The ‘formulation’ phase is now underway, with NASA’s Jet Propulsion Laboratory (JPL) managing the project. Hopefully JPL can pull it off to a more successful conclusion then its recent project in the DARPA Robotics Challenge, where it failed to make an impact.
Europa enjoys what astronomers believe to be an abundance of water – or at least, an abundance of mass that has water-like properties – and thus poses the greatest possibility of life outside of Earth.
Thus trips to Mars, although greatly romantic, have become slightly less appealing to many space nuts.
Galileo Galileo Figaro, Magnifico
It’s all thanks to Galileo, the mission rather than the genius. Before the dawn of this millennium, Galileo was the first mission to provide significant evidence that there was an ocean beneath Europa’s surface.
Despite the crazy cold temperature on Europa, liquid is suspected to exist in a heavily salinated form, meaning it freezes at far lower temperatures than water that we are used to.
Essentially this is exactly what The Waterboys suggested in The Whole of the Moon, with ‘wide oceans full of tears’. Not too many ‘flags, rags and ferryboats’, though.
Mission to Jupiter a well-snapped project
Every few months of the past year there have been newer, better images emerging of Europa’s surface, offering scientists ever more strands of information to help out their predictions.

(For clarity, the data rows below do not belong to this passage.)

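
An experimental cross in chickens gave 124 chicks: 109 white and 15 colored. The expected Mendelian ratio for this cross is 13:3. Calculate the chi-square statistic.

Expected counts for N = 124 under a 13:3 ratio (total parts = 16):
  white: 124 × 13/16 = 100.75
  colored: 124 × 3/16 = 23.25
χ² = Σ (O − E)² / E
  white: (109 − 100.75)² / 100.75 = 0.6756
  colored: (15 − 23.25)² / 23.25 = 2.9274
χ² = 0.6756 + 2.9274 = 3.603

3.603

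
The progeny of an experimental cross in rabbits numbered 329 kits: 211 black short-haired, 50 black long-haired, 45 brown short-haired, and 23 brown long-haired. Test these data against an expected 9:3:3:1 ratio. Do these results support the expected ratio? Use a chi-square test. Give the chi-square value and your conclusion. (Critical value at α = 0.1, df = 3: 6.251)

Expected counts for N = 329 under a 9:3:3:1 ratio (total parts = 16):
  black short-haired: 329 × 9/16 = 185.0625
  black long-haired: 329 × 3/16 = 61.6875
  brown short-haired: 329 × 3/16 = 61.6875
  brown long-haired: 329 × 1/16 = 20.5625
χ² = Σ (O − E)² / E
  black short-haired: (211 − 185.0625)² / 185.0625 = 3.6353
  black long-haired: (50 − 61.6875)² / 61.6875 = 2.2143
  brown short-haired: (45 − 61.6875)² / 61.6875 = 4.5142
  brown long-haired: (23 − 20.5625)² / 20.5625 = 0.2889
χ² = 3.6353 + 2.2143 + 4.5142 + 0.2889 = 10.6527 ≈ 10.653
Degrees of freedom = 4 − 1 = 3; critical value at α = 0.1 is 6.251.
Since 10.653 > 6.251, we reject the null hypothesis — the data do not fit the 9:3:3:1 ratio.

10.653; not consistent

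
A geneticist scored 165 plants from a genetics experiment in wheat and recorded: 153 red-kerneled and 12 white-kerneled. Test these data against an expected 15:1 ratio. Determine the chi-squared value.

The 15:1 ratio has 16 parts, so with N = 165 the expected counts are:
  red-kerneled: 165 × 15/16 = 154.6875
  white-kerneled: 165 × 1/16 = 10.3125
χ² = Σ (O − E)² / E
  red-kerneled: (153 − 154.6875)² / 154.6875 = 0.0184
  white-kerneled: (12 − 10.3125)² / 10.3125 = 0.2761
χ² = 0.0184 + 0.2761 = 0.2945 ≈ 0.295

0.295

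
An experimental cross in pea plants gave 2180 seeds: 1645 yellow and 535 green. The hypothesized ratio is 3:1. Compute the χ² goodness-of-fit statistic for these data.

0.245

Under the 3:1 hypothesis (Σ ratio = 4, N = 2180):
  yellow: 2180 × 3/4 = 1635
  green: 2180 × 1/4 = 545
χ² = Σ (O − E)² / E
  yellow: (1645 − 1635)² / 1635 = 0.0612
  green: (535 − 545)² / 545 = 0.1835
χ² = 0.0612 + 0.1835 = 0.2447 ≈ 0.245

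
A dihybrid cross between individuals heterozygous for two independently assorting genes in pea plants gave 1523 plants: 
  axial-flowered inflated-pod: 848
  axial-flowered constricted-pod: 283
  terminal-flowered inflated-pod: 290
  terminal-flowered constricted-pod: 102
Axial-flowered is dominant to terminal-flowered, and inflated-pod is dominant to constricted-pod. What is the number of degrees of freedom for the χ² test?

A dihybrid F₂ with independent assortment and complete dominance at both loci gives a 9:3:3:1 phenotypic ratio.
A goodness-of-fit test with 4 phenotype classes has df = 4 − 1 = 3.

3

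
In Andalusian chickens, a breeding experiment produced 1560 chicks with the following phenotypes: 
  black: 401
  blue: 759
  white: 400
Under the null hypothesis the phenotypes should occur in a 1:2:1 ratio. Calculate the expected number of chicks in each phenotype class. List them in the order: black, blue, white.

Total ratio parts = 4. Expected numbers out of 1560:
  black: 1560 × 1/4 = 390
  blue: 1560 × 2/4 = 780
  white: 1560 × 1/4 = 390

390, 780, 390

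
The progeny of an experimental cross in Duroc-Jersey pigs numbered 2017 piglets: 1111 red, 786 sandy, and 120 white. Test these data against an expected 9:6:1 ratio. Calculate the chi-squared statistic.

The 9:6:1 ratio has 16 parts, so with N = 2017 the expected counts are:
  red: 2017 × 9/16 = 1134.5625
  sandy: 2017 × 6/16 = 756.375
  white: 2017 × 1/16 = 126.0625
χ² = Σ (O − E)² / E
  red: (1111 − 1134.5625)² / 1134.5625 = 0.4893
  sandy: (786 − 756.375)² / 756.375 = 1.1603
  white: (120 − 126.0625)² / 126.0625 = 0.2916
χ² = 0.4893 + 1.1603 + 0.2916 = 1.9412 ≈ 1.941

1.941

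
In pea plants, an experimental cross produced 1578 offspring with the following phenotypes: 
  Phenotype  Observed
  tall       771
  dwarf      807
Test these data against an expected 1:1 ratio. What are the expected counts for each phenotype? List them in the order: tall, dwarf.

789, 789

Expected counts for N = 1578 under a 1:1 ratio (total parts = 2):
  tall: 1578 × 1/2 = 789
  dwarf: 1578 × 1/2 = 789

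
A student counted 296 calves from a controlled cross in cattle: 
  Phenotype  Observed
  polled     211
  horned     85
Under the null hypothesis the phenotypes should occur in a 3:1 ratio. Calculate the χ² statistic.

Under the 3:1 hypothesis (Σ ratio = 4, N = 296):
  polled: 296 × 3/4 = 222
  horned: 296 × 1/4 = 74
χ² = Σ (O − E)² / E
  polled: (211 − 222)² / 222 = 0.5450
  horned: (85 − 74)² / 74 = 1.6351
χ² = 0.5450 + 1.6351 = 2.1801 ≈ 2.180

2.180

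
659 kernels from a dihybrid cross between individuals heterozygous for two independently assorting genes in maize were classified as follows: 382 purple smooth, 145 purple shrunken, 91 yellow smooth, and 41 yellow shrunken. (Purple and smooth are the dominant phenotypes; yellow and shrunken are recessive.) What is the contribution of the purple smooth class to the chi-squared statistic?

A dihybrid F₂ with independent assortment and complete dominance at both loci gives a 9:3:3:1 phenotypic ratio.
Under the 9:3:3:1 hypothesis (Σ ratio = 16, N = 659):
  purple smooth: 659 × 9/16 = 370.6875
  purple shrunken: 659 × 3/16 = 123.5625
  yellow smooth: 659 × 3/16 = 123.5625
  yellow shrunken: 659 × 1/16 = 41.1875
Contribution of purple smooth: (382 − 370.6875)² / 370.6875 = 0.3452

0.345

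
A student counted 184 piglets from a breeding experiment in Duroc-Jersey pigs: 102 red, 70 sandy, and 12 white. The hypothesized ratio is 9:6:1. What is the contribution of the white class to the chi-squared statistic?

0.022

The 9:6:1 ratio has 16 parts, so with N = 184 the expected counts are:
  red: 184 × 9/16 = 103.5
  sandy: 184 × 6/16 = 69
  white: 184 × 1/16 = 11.5
Contribution of white: (12 − 11.5)² / 11.5 = 0.0217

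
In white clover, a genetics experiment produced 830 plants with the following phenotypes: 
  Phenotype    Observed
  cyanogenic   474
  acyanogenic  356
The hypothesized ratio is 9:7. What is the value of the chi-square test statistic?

0.249

The 9:7 ratio has 16 parts, so with N = 830 the expected counts are:
  cyanogenic: 830 × 9/16 = 466.875
  acyanogenic: 830 × 7/16 = 363.125
χ² = Σ (O − E)² / E
  cyanogenic: (474 − 466.875)² / 466.875 = 0.1087
  acyanogenic: (356 − 363.125)² / 363.125 = 0.1398
χ² = 0.1087 + 0.1398 = 0.2485 ≈ 0.249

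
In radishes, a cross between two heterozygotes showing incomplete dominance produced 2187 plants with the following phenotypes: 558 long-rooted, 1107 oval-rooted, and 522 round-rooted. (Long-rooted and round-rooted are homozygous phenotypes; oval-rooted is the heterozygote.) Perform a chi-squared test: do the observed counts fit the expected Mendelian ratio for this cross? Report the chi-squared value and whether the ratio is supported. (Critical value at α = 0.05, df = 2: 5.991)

1.519; consistent

With incomplete dominance, a heterozygote × heterozygote cross gives a 1:2:1 phenotypic ratio.
The 1:2:1 ratio has 4 parts, so with N = 2187 the expected counts are:
  long-rooted: 2187 × 1/4 = 546.75
  oval-rooted: 2187 × 2/4 = 1093.5
  round-rooted: 2187 × 1/4 = 546.75
χ² = Σ (O − E)² / E
  long-rooted: (558 − 546.75)² / 546.75 = 0.2315
  oval-rooted: (1107 − 1093.5)² / 1093.5 = 0.1667
  round-rooted: (522 − 546.75)² / 546.75 = 1.1204
χ² = 0.2315 + 0.1667 + 1.1204 = 1.5186 ≈ 1.519
Degrees of freedom = 3 − 1 = 2; critical value at α = 0.05 is 5.991.
Since 1.519 < 5.991, we fail to reject the null hypothesis — the data are consistent with the 1:2:1 ratio.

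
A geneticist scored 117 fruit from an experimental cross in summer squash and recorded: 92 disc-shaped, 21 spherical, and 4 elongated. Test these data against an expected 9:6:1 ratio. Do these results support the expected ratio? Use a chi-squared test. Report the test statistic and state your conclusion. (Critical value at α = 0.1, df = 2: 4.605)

The 9:6:1 ratio has 16 parts, so with N = 117 the expected counts are:
  disc-shaped: 117 × 9/16 = 65.8125
  spherical: 117 × 6/16 = 43.875
  elongated: 117 × 1/16 = 7.3125
χ² = Σ (O − E)² / E
  disc-shaped: (92 − 65.8125)² / 65.8125 = 10.4203
  spherical: (21 − 43.875)² / 43.875 = 11.9263
  elongated: (4 − 7.3125)² / 7.3125 = 1.5005
χ² = 10.4203 + 11.9263 + 1.5005 = 23.8471 ≈ 23.847
Degrees of freedom = 3 − 1 = 2; critical value at α = 0.1 is 4.605.
Since 23.847 > 4.605, we reject the null hypothesis — the data do not fit the 9:6:1 ratio.

23.847; not consistent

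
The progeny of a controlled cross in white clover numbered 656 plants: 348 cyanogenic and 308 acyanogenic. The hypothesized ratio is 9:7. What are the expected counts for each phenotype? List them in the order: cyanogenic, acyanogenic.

369, 287

Expected counts for N = 656 under a 9:7 ratio (total parts = 16):
  cyanogenic: 656 × 9/16 = 369
  acyanogenic: 656 × 7/16 = 287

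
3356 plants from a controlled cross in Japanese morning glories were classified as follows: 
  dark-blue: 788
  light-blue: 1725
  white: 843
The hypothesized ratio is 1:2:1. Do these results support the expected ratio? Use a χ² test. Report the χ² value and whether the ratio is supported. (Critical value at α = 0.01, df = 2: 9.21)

4.436; consistent

Expected counts for N = 3356 under a 1:2:1 ratio (total parts = 4):
  dark-blue: 3356 × 1/4 = 839
  light-blue: 3356 × 2/4 = 1678
  white: 3356 × 1/4 = 839
χ² = Σ (O − E)² / E
  dark-blue: (788 − 839)² / 839 = 3.1001
  light-blue: (1725 − 1678)² / 1678 = 1.3164
  white: (843 − 839)² / 839 = 0.0191
χ² = 3.1001 + 1.3164 + 0.0191 = 4.4356 ≈ 4.436
Degrees of freedom = 3 − 1 = 2; critical value at α = 0.01 is 9.21.
Since 4.436 < 9.21, we fail to reject the null hypothesis — the data are consistent with the 1:2:1 ratio.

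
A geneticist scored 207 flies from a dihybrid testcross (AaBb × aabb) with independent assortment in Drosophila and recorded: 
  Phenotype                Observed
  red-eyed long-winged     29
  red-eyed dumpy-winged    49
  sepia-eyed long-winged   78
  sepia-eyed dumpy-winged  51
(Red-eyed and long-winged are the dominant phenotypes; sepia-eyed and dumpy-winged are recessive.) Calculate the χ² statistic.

A dihybrid testcross with independent assortment gives a 1:1:1:1 ratio.
Expected counts for N = 207 under a 1:1:1:1 ratio (total parts = 4):
  red-eyed long-winged: 207 × 1/4 = 51.75
  red-eyed dumpy-winged: 207 × 1/4 = 51.75
  sepia-eyed long-winged: 207 × 1/4 = 51.75
  sepia-eyed dumpy-winged: 207 × 1/4 = 51.75
χ² = Σ (O − E)² / E
  red-eyed long-winged: (29 − 51.75)² / 51.75 = 10.0012
  red-eyed dumpy-winged: (49 − 51.75)² / 51.75 = 0.1461
  sepia-eyed long-winged: (78 − 51.75)² / 51.75 = 13.3152
  sepia-eyed dumpy-winged: (51 − 51.75)² / 51.75 = 0.0109
χ² = 10.0012 + 0.1461 + 13.3152 + 0.0109 = 23.4734 ≈ 23.473

23.473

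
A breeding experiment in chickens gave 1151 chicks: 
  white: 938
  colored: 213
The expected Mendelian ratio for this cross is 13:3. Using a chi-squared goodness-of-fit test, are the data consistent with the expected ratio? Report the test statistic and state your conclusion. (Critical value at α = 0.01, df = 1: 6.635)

The 13:3 ratio has 16 parts, so with N = 1151 the expected counts are:
  white: 1151 × 13/16 = 935.1875
  colored: 1151 × 3/16 = 215.8125
χ² = Σ (O − E)² / E
  white: (938 − 935.1875)² / 935.1875 = 0.0085
  colored: (213 − 215.8125)² / 215.8125 = 0.0367
χ² = 0.0085 + 0.0367 = 0.0452 ≈ 0.045
Degrees of freedom = 2 − 1 = 1; critical value at α = 0.01 is 6.635.
Since 0.045 < 6.635, we fail to reject the null hypothesis — the data are consistent with the 13:3 ratio.

0.045; consistent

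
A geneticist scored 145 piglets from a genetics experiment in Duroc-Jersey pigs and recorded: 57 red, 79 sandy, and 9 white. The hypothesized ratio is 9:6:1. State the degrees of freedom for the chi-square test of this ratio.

A goodness-of-fit test with 3 phenotype classes has df = 3 − 1 = 2.

2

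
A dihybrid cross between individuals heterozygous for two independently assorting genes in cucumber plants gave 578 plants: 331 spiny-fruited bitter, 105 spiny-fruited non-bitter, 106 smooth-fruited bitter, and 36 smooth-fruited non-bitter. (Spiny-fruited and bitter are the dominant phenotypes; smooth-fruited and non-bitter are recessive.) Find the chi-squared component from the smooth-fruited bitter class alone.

0.052

A dihybrid F₂ with independent assortment and complete dominance at both loci gives a 9:3:3:1 phenotypic ratio.
Total ratio parts = 16. Expected numbers out of 578:
  spiny-fruited bitter: 578 × 9/16 = 325.125
  spiny-fruited non-bitter: 578 × 3/16 = 108.375
  smooth-fruited bitter: 578 × 3/16 = 108.375
  smooth-fruited non-bitter: 578 × 1/16 = 36.125
Contribution of smooth-fruited bitter: (106 − 108.375)² / 108.375 = 0.0520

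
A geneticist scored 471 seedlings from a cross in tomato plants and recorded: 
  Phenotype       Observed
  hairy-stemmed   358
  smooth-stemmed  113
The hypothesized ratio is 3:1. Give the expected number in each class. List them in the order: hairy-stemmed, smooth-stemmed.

Expected counts for N = 471 under a 3:1 ratio (total parts = 4):
  hairy-stemmed: 471 × 3/4 = 353.25
  smooth-stemmed: 471 × 1/4 = 117.75

353.25, 117.75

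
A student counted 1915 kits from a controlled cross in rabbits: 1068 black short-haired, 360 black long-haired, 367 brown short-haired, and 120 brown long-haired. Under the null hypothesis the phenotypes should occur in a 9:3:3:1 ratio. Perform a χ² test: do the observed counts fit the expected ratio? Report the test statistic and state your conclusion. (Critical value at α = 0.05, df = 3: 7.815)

The 9:3:3:1 ratio has 16 parts, so with N = 1915 the expected counts are:
  black short-haired: 1915 × 9/16 = 1077.1875
  black long-haired: 1915 × 3/16 = 359.0625
  brown short-haired: 1915 × 3/16 = 359.0625
  brown long-haired: 1915 × 1/16 = 119.6875
χ² = Σ (O − E)² / E
  black short-haired: (1068 − 1077.1875)² / 1077.1875 = 0.0784
  black long-haired: (360 − 359.0625)² / 359.0625 = 0.0024
  brown short-haired: (367 − 359.0625)² / 359.0625 = 0.1755
  brown long-haired: (120 − 119.6875)² / 119.6875 = 0.0008
χ² = 0.0784 + 0.0024 + 0.1755 + 0.0008 = 0.2571 ≈ 0.257
Degrees of freedom = 4 − 1 = 3; critical value at α = 0.05 is 7.815.
Since 0.257 < 7.815, we fail to reject the null hypothesis — the data are consistent with the 9:3:3:1 ratio.

0.257; consistent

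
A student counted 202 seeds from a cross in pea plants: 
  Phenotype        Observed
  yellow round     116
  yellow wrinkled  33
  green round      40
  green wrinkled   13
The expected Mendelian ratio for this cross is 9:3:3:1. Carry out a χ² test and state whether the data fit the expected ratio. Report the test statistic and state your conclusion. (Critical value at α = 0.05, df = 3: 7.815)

Expected counts for N = 202 under a 9:3:3:1 ratio (total parts = 16):
  yellow round: 202 × 9/16 = 113.625
  yellow wrinkled: 202 × 3/16 = 37.875
  green round: 202 × 3/16 = 37.875
  green wrinkled: 202 × 1/16 = 12.625
χ² = Σ (O − E)² / E
  yellow round: (116 − 113.625)² / 113.625 = 0.0496
  yellow wrinkled: (33 − 37.875)² / 37.875 = 0.6275
  green round: (40 − 37.875)² / 37.875 = 0.1192
  green wrinkled: (13 − 12.625)² / 12.625 = 0.0111
χ² = 0.0496 + 0.6275 + 0.1192 + 0.0111 = 0.8074 ≈ 0.807
Degrees of freedom = 4 − 1 = 3; critical value at α = 0.05 is 7.815.
Since 0.807 < 7.815, we fail to reject the null hypothesis — the data are consistent with the 9:3:3:1 ratio.

0.807; consistent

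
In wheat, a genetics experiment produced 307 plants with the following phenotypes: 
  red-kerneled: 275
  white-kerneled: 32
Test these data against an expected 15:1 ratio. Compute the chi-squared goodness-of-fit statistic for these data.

Expected counts for N = 307 under a 15:1 ratio (total parts = 16):
  red-kerneled: 307 × 15/16 = 287.8125
  white-kerneled: 307 × 1/16 = 19.1875
χ² = Σ (O − E)² / E
  red-kerneled: (275 − 287.8125)² / 287.8125 = 0.5704
  white-kerneled: (32 − 19.1875)² / 19.1875 = 8.5556
χ² = 0.5704 + 8.5556 = 9.126

9.126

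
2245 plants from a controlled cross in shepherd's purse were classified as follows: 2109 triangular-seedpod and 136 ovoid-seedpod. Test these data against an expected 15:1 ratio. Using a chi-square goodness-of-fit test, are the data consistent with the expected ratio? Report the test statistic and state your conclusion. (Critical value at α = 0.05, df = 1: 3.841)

0.141; consistent

Total ratio parts = 16. Expected numbers out of 2245:
  triangular-seedpod: 2245 × 15/16 = 2104.6875
  ovoid-seedpod: 2245 × 1/16 = 140.3125
χ² = Σ (O − E)² / E
  triangular-seedpod: (2109 − 2104.6875)² / 2104.6875 = 0.0088
  ovoid-seedpod: (136 − 140.3125)² / 140.3125 = 0.1325
χ² = 0.0088 + 0.1325 = 0.1413 ≈ 0.141
Degrees of freedom = 2 − 1 = 1; critical value at α = 0.05 is 3.841.
Since 0.141 < 3.841, we fail to reject the null hypothesis — the data are consistent with the 15:1 ratio.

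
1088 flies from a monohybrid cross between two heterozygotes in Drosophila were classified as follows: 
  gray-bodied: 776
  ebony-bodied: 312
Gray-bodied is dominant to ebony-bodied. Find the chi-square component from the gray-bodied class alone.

1.961

For a monohybrid cross between heterozygotes with complete dominance, the expected phenotypic ratio is 3:1.
Total ratio parts = 4. Expected numbers out of 1088:
  gray-bodied: 1088 × 3/4 = 816
  ebony-bodied: 1088 × 1/4 = 272
Contribution of gray-bodied: (776 − 816)² / 816 = 1.9608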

For example, there was this incredibly high-res snap last month, which you can click on to see the full size.
There has been mapping of the different regions, with some surprisingly Irish-named locations, with the Hubble Telescope getting in on the act and discovering bodies of water on other moons around Jupiter.
JPL has actually been looking into the “multiple-flyby mission concept” for a number of years now, with the wheels in motion to get this project on the road.
“Today we’re taking an exciting step from concept to mission, in our quest to find signs of life beyond Earth,” said NASA’s John Grunsfeld, according to Phys.org.
“Observations of Europa have provided us with tantalising clues over the last two decades, and the time has come to seek answers to one of humanity’s most profound questions.”